The United States is calling Darfur rebel leaders to Nairobi this week for talks aimed at healing their deepening divisions and restarting negotiations to bring peace to the devastated region of western Sudan.
The US-sponsored conference is scheduled to take place on November 8 in the Kenyan capital.
Deputy Secretary of State Robert Zoellick will lead the American delegation in an attempt to quell a power struggle that has divided the Sudan Liberation Movement (SLM), the largest rebel force in Darfur.
Nairobi was chosen as the venue for this "important" meeting because it is viewed as "neutral ground," said Jendayi Frazer, the State Department's top official for Africa. One rebel leader declined to take part in talks last week in Darfur because of security concerns, Frazer told a US congressional panel.
"It's critical that the SLM come together," Frazer said.
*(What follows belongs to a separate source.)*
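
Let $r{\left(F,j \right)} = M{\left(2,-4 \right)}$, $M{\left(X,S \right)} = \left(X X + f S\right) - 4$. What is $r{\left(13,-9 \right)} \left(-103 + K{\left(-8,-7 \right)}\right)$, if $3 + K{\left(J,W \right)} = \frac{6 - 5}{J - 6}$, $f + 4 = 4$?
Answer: $0$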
Without rebel unity, she added, the Darfur peace talks "won't go anywhere."
Splits in the rebels' ranks are mainly to blame for the stalemate in the peace negotiations hosted by Nigeria, added Congressman Chris Smith, chairman of the congressional panel that invited Frazer to discuss Bush administration policy toward Sudan.
The government of Sudan also bears responsibility for the impasse, Smith said. Libya and Eritrea are to blame as well, he added, because of their support for the Darfur rebels.
Smith's and Frazer's comments are indicative of growing US frustration with rebel forces that have been fighting for nearly three years to win greater autonomy for the Darfur region.
It is estimated that up to 300,000 lives have been lost as a result of the conflict.
Until recently, US officials seldom criticised the Darfur rebels, instead assigning fault almost exclusively to the Sudan government and to local Arab militias known as Janjaweed.
The Bush administration has in fact charged on several occasions that these forces are carrying out genocide against the mainly black African population of Darfur. And last week the White House renewed economic sanctions against the government of Sudan on the grounds that it is continuing to sponsor terrorism.
At the same time, the United States has consistently kept its distance from the Darfur rebels, whom Washington views as politically problematic due to the Islamist orientation of some groups. This tacit disapproval has given way to explicit criticism in the past month following rebel attacks on the African Union peacekeepers deployed in Darfur.
In her remarks last week to Congress, Assistant Secretary of State Frazer deplored "the current spike of violence, caused by banditry, actions initiated by rebel movements, and actions by government forces, and continued marauding by the Janjaweed militia."
Frazer also suggested that elements within the Sudan military are continuing to provide intelligence and perhaps weapons to the Kony forces that have been terrorising northern Uganda.
Joseph Kony's Lord's Resistance Army (LRA) has also started to attack the southern Sudan guerrilla army that recently concluded a peace agreement with the government of Sudan, Frazer said. She called this "a very, very dangerous situation."
Frazer told the congressional panel that "what we fear is that there may be elements within the military that continues to provide information to the LRA, and maybe even arms. They may not represent government of Sudan policy. That's a question that's still out there. But there's certainly some type of assistance, we believe, continuing with the LRA."